MMAP: A Multi-Magnification and Prototype-Aware Architecture for Predicting Spatial Gene Expression
This work addresses a critical problem in spatial transcriptomics for researchers and clinicians by enhancing the accuracy of gene expression prediction from tissue images, though it appears incremental as it builds on existing deep learning approaches.
The paper tackles the challenge of predicting spatial gene expression from histological images by proposing the MMAP framework, which uses multi-magnification patches and prototype embeddings to improve local and global feature extraction, resulting in consistent outperformance over state-of-the-art methods across metrics like MAE, MSE, and PCC.

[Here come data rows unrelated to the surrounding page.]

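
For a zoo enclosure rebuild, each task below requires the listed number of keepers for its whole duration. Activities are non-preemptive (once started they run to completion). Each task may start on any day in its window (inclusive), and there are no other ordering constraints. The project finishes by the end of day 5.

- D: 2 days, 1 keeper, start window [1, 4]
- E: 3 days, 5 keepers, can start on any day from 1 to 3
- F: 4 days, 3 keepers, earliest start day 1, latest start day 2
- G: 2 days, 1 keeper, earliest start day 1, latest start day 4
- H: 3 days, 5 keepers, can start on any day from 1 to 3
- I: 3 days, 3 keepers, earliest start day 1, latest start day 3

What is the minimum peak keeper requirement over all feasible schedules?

16

Early-start (D@1, E@1, F@1, G@1, H@1, I@1) gives peak 18: d1:18  d2:18  d3:16  d4:3  d5:0.
Shift I→3.
Schedule D@1, E@1, F@1, G@1, H@1, I@3: d1:15  d2:15  d3:16  d4:6  d5:3 — peak 16.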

Spatial Transcriptomics (ST) enables the measurement of gene expression while preserving spatial information, offering critical insights into tissue architecture and disease pathology. Recent developments have explored the use of hematoxylin and eosin (H&E)-stained whole-slide images (WSIs) to predict transcriptome-wide gene expression profiles through deep neural networks. This task is commonly framed as a regression problem, where each input corresponds to a localized image patch extracted from the WSI. However, predicting spatial gene expression from histological images remains a challenging problem due to the significant modality gap between visual features and molecular signals. Recent studies have attempted to incorporate both local and global information into predictive models. Nevertheless, existing methods still suffer from two key limitations: (1) insufficient granularity in local feature extraction, and (2) inadequate coverage of global spatial context. In this work, we propose a novel framework, MMAP (Multi-MAgnification and Prototype-enhanced architecture), that addresses both challenges simultaneously. To enhance local feature granularity, MMAP leverages multi-magnification patch representations that capture fine-grained histological details. To improve global contextual understanding, it learns a set of latent prototype embeddings that serve as compact representations of slide-level information. Extensive experimental results demonstrate that MMAP consistently outperforms all existing state-of-the-art methods across multiple evaluation metrics, including Mean Absolute Error (MAE), Mean Squared Error (MSE), and Pearson Correlation Coefficient (PCC).